Laughing, Henry answered, "Hell, it's got to be easier to learn than Basque. And if it decided to give me more trouble, I could always clout it over the head."

"That works pretty well with the damned Basques, too," Sam said.

"It does," Henry agreed. "But they've got harder heads than honkers, and they're liable to try and clout first."

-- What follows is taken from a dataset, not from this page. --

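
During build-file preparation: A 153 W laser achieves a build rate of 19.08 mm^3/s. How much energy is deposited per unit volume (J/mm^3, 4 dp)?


SE = 153 / 19.08 = 8.0189 J/mm^3


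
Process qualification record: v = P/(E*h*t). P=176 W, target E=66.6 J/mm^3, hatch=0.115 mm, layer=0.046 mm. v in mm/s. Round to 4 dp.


v = 176 / (66.6*0.115*0.046) = 499.5544 mm/s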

"You're right about that. Can't trust any of those foreign folk," Bartholomew Smith said. It never occurred to him, or to Henry, or to Sam, or to any of the other Englishmen, that foreigners might feel the same way about them. In fact, the mate added, "Bugger me blind if we can trust those bloody Dover bastards, either. Freetown? Free, my arse!" He spat to show what he thought of the neighboring settlement.

Sam nodded. "The Bretons are a better bargain than the Dovermen, even if Kersauzon's getting old. Your father's right about that, skipper."

"Yes." Henry tried not to sound too glum. Thinking that Francois Kersauzon was getting old reminded him that his father was, too. The graveyard back of the church already had its share of headstones and more. He didn't want to think about its having one more in particular. And thinking about death and dying reminded him of something else. "Keep an eye out for eagles," he called. "Wherever we find honkers, chances are we'll find them, too."